Massachusetts Health Care Reform Not as Successful as Lawmakers Claim, Free Market Analyst Says
Although Massachusetts’ health care system is often cited as a model for national reform, Tanner said the data show that lawmakers and some media are skewing the facts to downplay the reality of health care in the Bay State.
“It does not look like the Massachusetts plan has actually been successful at accomplishing what it set out to accomplish according to its proponents, if you want to judge it by their criteria,” Tanner said at a panel discussion on Monday at the U.S. Capitol.
“I think that that’s particularly relevant, since Massachusetts is so frequently cited by both folks on the left and on the right as a model for how health care reform nationally should go,” he said.
Congressional lawmakers, he added, should be wary of using the Massachusetts model if they want to avoid some of the same mistakes.
“You look to what they’re talking about here in Washington and then you look back to Massachusetts and you see some parallels,” said Tanner. “So the question then is, ‘What have we learned in those three years in Massachusetts?’”
When Massachusetts adopted a new health care plan three years ago, then-Gov. Mitt Romney, a Republican, claimed the plan would provide universal health care and lower insurance premiums, neither of which have been realized, according to Tanner.
“Massachusetts’s biggest mistake was they made universal coverage the lodestone of their reform,” he said.
Tanner further explained that while the rate of uninsured citizens in Massachusetts has decreased, the official statistic of 2.6 percent may be inaccurate.
“There’s reasons to doubt those statistics,” he said. “They are in large part based on a telephone survey of people in the state, and there’s a lot of reasons to be skeptical of telephone surveys, particularly when it comes to insurance.”
According to Tanner, a U.S. Census Bureau survey conducted in 2006 found that 5.4 percent of the population was still uninsured. State income-tax returns also suggest that the figure is more than five percent.
Similarly, Romney said the reform would make health care affordable for every Massachusetts citizen. According to Tanner, however, the situation has not turned out that way.
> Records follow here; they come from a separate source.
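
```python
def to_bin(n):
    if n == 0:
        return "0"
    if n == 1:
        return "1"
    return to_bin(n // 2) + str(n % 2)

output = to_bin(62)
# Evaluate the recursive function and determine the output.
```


to_bin(62)
= to_bin(31) + "0"
= to_bin(15) + "1" + "0"
= to_bin(7) + "1" + "1" + "0"
= to_bin(3) + "1" + "1" + "1" + "0"
= to_bin(1) + "1" + "1" + "1" + "1" + "0"
= "1" + "1" + "1" + "1" + "1" + "0"
= "111110"


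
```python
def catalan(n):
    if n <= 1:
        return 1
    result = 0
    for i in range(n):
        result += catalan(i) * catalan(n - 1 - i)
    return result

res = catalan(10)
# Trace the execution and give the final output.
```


catalan(10)
= sum of catalan(i) * catalan(10-1-i) for i in 0..9
First compute sub-values bottom-up:
  catalan(0) = 1, catalan(1) = 1
  catalan(2) = 1*1 + 1*1 = 2
  catalan(3) = 1*2 + 1*1 + 2*1 = 5
  catalan(4) = 1*5 + 1*2 + 2*1 + 5*1 = 14
  catalan(5) = 1*14 + 1*5 + 2*2 + 5*1 + 14*1 = 42
  catalan(6) = 1*42 + 1*14 + 2*5 + 5*2 + 14*1 + 42*1 = 132
  catalan(7) = 1*132 + 1*42 + 2*14 + 5*5 + 14*2 + 42*1 + 132*1 = 429
  catalan(8) = 1*429 + 1*132 + 2*42 + 5*14 + 14*5 + 42*2 + 132*1 + 429*1 = 1430
  catalan(9) = 1*1430 + 1*429 + 2*132 + 5*42 + 14*14 + 42*5 + 132*2 + 429*1 + 1430*1 = 4862
Now catalan(10):
  catalan(0)*catalan(9) = 1*4862 = 4862
  catalan(1)*catalan(8) = 1*1430 = 1430
  catalan(2)*catalan(7) = 2*429 = 858
  catalan(3)*catalan(6) = 5*132 = 660
  catalan(4)*catalan(5) = 14*42 = 588
  catalan(5)*catalan(4) = 42*14 = 588
  catalan(6)*catalan(3) = 132*5 = 660
  catalan(7)*catalan(2) = 429*2 = 858
  catalan(8)*catalan(1) = 1430*1 = 1430
  catalan(9)*catalan(0) = 4862*1 = 4862
= 4862 + 1430 + 858 + 660 + 588 + 588 + 660 + 858 + 1430 + 4862
= 16796


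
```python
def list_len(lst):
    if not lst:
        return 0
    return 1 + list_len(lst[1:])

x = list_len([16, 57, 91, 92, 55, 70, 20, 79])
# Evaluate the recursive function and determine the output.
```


list_len([16, 57, 91, 92, 55, 70, 20, 79])
= 1 + list_len([57, 91, 92, 55, 70, 20, 79])
= 1 + 1 + list_len([91, 92, 55, 70, 20, 79])
= 1 + 1 + 1 + list_len([92, 55, 70, 20, 79])
= 1 + 1 + 1 + 1 + list_len([55, 70, 20, 79])
= 1 + 1 + 1 + 1 + 1 + list_len([70, 20, 79])
= 1 + 1 + 1 + 1 + 1 + 1 + list_len([20, 79])
= 1 + 1 + 1 + 1 + 1 + 1 + 1 + list_len([79])
= 1 + 1 + 1 + 1 + 1 + 1 + 1 + 1 + list_len([])
= 1 + 1 + 1 + 1 + 1 + 1 + 1 + 1 + 0
= 8


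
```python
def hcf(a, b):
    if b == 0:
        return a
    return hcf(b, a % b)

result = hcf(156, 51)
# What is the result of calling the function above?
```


hcf(156, 51)
= hcf(51, 156 % 51) = hcf(51, 3)
= hcf(3, 51 % 3) = hcf(3, 0)
b == 0, return a = 3


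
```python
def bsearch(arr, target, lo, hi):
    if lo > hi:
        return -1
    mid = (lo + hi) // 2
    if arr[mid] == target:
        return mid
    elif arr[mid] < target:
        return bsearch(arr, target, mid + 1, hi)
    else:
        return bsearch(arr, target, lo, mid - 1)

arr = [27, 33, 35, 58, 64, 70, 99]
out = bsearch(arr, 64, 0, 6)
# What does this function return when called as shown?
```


bsearch(arr, 64, 0, 6)
lo=0, hi=6, mid=3, arr[mid]=58
58 < 64, search right half
lo=4, hi=6, mid=5, arr[mid]=70
70 > 64, search left half
lo=4, hi=4, mid=4, arr[mid]=64
arr[4] == 64, found at index 4
= 4


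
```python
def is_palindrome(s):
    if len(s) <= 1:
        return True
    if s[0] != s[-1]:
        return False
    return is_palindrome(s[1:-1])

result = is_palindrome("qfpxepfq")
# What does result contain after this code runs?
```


is_palindrome("qfpxepfq")
"qfpxepfq": s[0]='q' == s[-1]='q' -> is_palindrome("fpxepf")
"fpxepf": s[0]='f' == s[-1]='f' -> is_palindrome("pxep")
"pxep": s[0]='p' == s[-1]='p' -> is_palindrome("xe")
"xe": s[0]='x' != s[-1]='e' -> False
= False


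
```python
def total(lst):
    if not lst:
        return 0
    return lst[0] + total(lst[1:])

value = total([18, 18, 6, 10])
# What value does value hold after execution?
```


total([18, 18, 6, 10])
= 18 + total([18, 6, 10])
= 18 + 18 + total([6, 10])
= 18 + 18 + 6 + total([10])
= 18 + 18 + 6 + 10 + total([])
= 18 + 18 + 6 + 10 + 0
= 52


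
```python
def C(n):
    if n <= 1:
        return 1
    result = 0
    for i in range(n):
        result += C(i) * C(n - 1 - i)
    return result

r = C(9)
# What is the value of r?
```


C(9)
= sum of C(i) * C(9-1-i) for i in 0..8
First compute sub-values bottom-up:
  C(0) = 1, C(1) = 1
  C(2) = 1*1 + 1*1 = 2
  C(3) = 1*2 + 1*1 + 2*1 = 5
  C(4) = 1*5 + 1*2 + 2*1 + 5*1 = 14
  C(5) = 1*14 + 1*5 + 2*2 + 5*1 + 14*1 = 42
  C(6) = 1*42 + 1*14 + 2*5 + 5*2 + 14*1 + 42*1 = 132
  C(7) = 1*132 + 1*42 + 2*14 + 5*5 + 14*2 + 42*1 + 132*1 = 429
  C(8) = 1*429 + 1*132 + 2*42 + 5*14 + 14*5 + 42*2 + 132*1 + 429*1 = 1430
Now C(9):
  C(0)*C(8) = 1*1430 = 1430
  C(1)*C(7) = 1*429 = 429
  C(2)*C(6) = 2*132 = 264
  C(3)*C(5) = 5*42 = 210
  C(4)*C(4) = 14*14 = 196
  C(5)*C(3) = 42*5 = 210
  C(6)*C(2) = 132*2 = 264
  C(7)*C(1) = 429*1 = 429
  C(8)*C(0) = 1430*1 = 1430
= 1430 + 429 + 264 + 210 + 196 + 210 + 264 + 429 + 1430
= 4862


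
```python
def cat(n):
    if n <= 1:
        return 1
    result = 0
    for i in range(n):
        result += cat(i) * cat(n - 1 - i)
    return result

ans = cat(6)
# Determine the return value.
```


cat(6)
= sum of cat(i) * cat(6-1-i) for i in 0..5
First compute sub-values bottom-up:
  cat(0) = 1, cat(1) = 1
  cat(2) = 1*1 + 1*1 = 2
  cat(3) = 1*2 + 1*1 + 2*1 = 5
  cat(4) = 1*5 + 1*2 + 2*1 + 5*1 = 14
  cat(5) = 1*14 + 1*5 + 2*2 + 5*1 + 14*1 = 42
Now cat(6):
  cat(0)*cat(5) = 1*42 = 42
  cat(1)*cat(4) = 1*14 = 14
  cat(2)*cat(3) = 2*5 = 10
  cat(3)*cat(2) = 5*2 = 10
  cat(4)*cat(1) = 14*1 = 14
  cat(5)*cat(0) = 42*1 = 42
= 42 + 14 + 10 + 10 + 14 + 42
= 132


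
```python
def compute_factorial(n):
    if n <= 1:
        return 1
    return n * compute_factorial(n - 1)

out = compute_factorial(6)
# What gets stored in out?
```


compute_factorial(6)
= 6 * compute_factorial(5)
= 6 * 5 * compute_factorial(4)
= 6 * 5 * 4 * compute_factorial(3)
= 6 * 5 * 4 * 3 * compute_factorial(2)
= 6 * 5 * 4 * 3 * 2 * compute_factorial(1)
= 6 * 5 * 4 * 3 * 2 * 1
= 720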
“The reality is that in 2007, the first year after the plan went into place, insurance premiums rose by 7.4 percent. It went up by about 12 percent in 2008, and they’re expected to rise nine percent this year,” he said. “Overall, that’s an average of 10 to12 percent increases in the insurance premiums in Massachusetts.”
“That’s compared to a 6 to 7 percent increase nationally over the same period,” he said.
Although Massachusetts health care reform has fallen short of these goals, its cost to taxpayers has increased, according to Tanner.
“Despite the fact that taxes increased and tax increases there are contemplated for the future, they still find the plan under-funded going forward,” he said. “That is an enormous burden on the taxpayers of Massachusetts.”
“That might, or might not, be forgivable if it had accomplished any of its original goals,” he said. “But it does not look like the Massachusetts plan has actually been successful at accomplishing what it set out to accomplish.”
Tanner said it is important to look more closely at health care reform in Massachusetts to address the issue on the national level.
“We started with a program that increased subsidies and limited choice. That led to growing costs, [and] that led to tax on expenditures, [and] that led to waiting times – the whole range that led right down the road to national health care,” he said.
Three years ago, Tanner wrote that the Massachusetts reform would result “in a slow but steady spiral downward toward a government-run health care system,” he said. “Three years in, I think that that is proving true and we are in the middle of that spiral downward toward a government-run health care plan this past week.”